Not-for-profit hospitals are not required to operate an emergency room to qualify as tax-exempt, provided the hospitals can demonstrate they benefit their community in other ways, according to the Internal Revenue Service's latest educational manual for IRS auditors.
Treating Medicare and Medicaid patients and using surplus revenue to improve facilities, for example, could represent sufficient community benefit to justify a tax exemption, according to the manual, which was released publicly last week.
The manual is issued annually to IRS auditors to help them review the tax implications of complex business arrangements entered into by tax-exempt organizations. This year's manual includes a 20-page section on tax issues facing not-for-profit healthcare organizations.
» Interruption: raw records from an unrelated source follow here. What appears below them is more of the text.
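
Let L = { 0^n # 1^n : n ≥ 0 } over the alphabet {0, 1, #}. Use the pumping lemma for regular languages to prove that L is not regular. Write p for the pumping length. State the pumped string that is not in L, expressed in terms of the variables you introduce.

Assume L is regular; let p be its pumping constant.
Take w = 0^p # 1^p ∈ L with |w| = 2p+1 ≥ p.
The pumping lemma gives a decomposition w = xyz where |xy| ≤ p and y is nonempty.
Since the first p symbols of w are all 0's and |xy| ≤ p, y lies entirely in the leading 0-block: y = 0^k for some k with 1 ≤ k ≤ p.
Pump with i = 2: xy^2z = 0^{p+k} # 1^p, which would require p+k = p. But k ≥ 1, so xy^2z ∉ L.
This contradicts the pumping lemma, so L is not regular.

0^{p+k} # 1^p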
The manual doesn't carry the legal weight of a statute or regulation but does offer legal guidance to healthcare organizations that want to know how the IRS will analyze their business operations.
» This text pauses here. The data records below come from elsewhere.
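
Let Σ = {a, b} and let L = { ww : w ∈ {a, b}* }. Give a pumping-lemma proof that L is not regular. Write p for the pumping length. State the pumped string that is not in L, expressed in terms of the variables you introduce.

a^{p+k} b^p a^p b^p

Suppose for contradiction that L is regular, and let p be the pumping length.
Take w = a^p b^p a^p b^p = uu where u = a^pb^p; then w ∈ L and |w| = 4p ≥ p.
By the pumping lemma, w = xyz with |xy| ≤ p and |y| > 0.
Since the first p symbols of w are all a's and |xy| ≤ p, y lies entirely in the leading a-block: y = a^k for some k with 1 ≤ k ≤ p.
Pump with i = 2: xy^2z = a^{p+k} b^p a^p b^p, of length 4p+k. Suppose this equals vv. The string starts with a and ends with b, so v does too; thus the boundary between the two copies of v is a b→a transition. There is exactly one such transition, at position 2p+k, so |v| = 2p+k and |vv| = 4p+2k ≠ 4p+k since k ≥ 1. So xy^2z ∉ L.
This is a contradiction; hence L is not regular.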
Healthcare tax lawyers said the document does not represent a change in as much as a clarification of rules. "The IRS is trying to add clarity to a critical topic about which there was some confusion following the release of field service advice earlier this year," said Michael Peregrine, a healthcare tax lawyer with Gardner, Carton & Douglas in Chicago.
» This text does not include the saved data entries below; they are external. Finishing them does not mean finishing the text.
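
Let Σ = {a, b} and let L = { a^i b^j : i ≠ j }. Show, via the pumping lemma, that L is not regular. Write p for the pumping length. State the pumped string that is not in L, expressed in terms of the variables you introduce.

a^{p+p!} b^{p+p!}

Assume L is regular. Let p be the pumping length given by the pumping lemma.
Choose w = a^p b^{p+p!}. Since p ≠ p+p!, w ∈ L; and |w| ≥ p.
Write w = xyz as guaranteed by the lemma, with |xy| ≤ p and |y| ≥ 1.
Since the first p symbols of w are all a's and |xy| ≤ p, y lies entirely in the leading a-block: y = a^k for some k with 1 ≤ k ≤ p.
Since 1 ≤ k ≤ p, k divides p!; set t = 1 + p!/k. Then xy^t z has p + (p!/k)·k = p + p! copies of a. Now the a-count equals the b-count, so i ≠ j fails. So xy^t z = a^{p+p!} b^{p+p!} ∉ L.
This contradicts the pumping lemma, so L is not regular.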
Peregrine referred to guidance the IRS issued in March that said merely having hospital policies on indigent care does not satisfy the charity-care component of the IRS' community benefit standard.
The standard was established in 1969 in a landmark IRS ruling that said tax-exempt healthcare organizations must demonstrate that they provide community benefits by maintaining an open medical staff, accepting Medicare and Medicaid patients and treating anyone who enters their emergency department regardless of ability to pay, for example.
In its manual, the IRS was making clear that hospitals can qualify for a tax exemption without meeting every component of the benefit standard, Peregrine said.
A hospital "must establish the presence of significant factors demonstrating that it promotes the health of a class of persons that is broad enough so that the community as a whole benefits," the manual said. "As long as a healthcare provider can establish the presence of these significant factors, it is not required that (the provider) establish the presence of all the factors."
A remaining issue "is exactly what level of charity care a provider needs to provide and under what circumstances," said Thomas Hyatt, a healthcare lawyer with Ober, Kaler, Grimes & Shriver in Washington.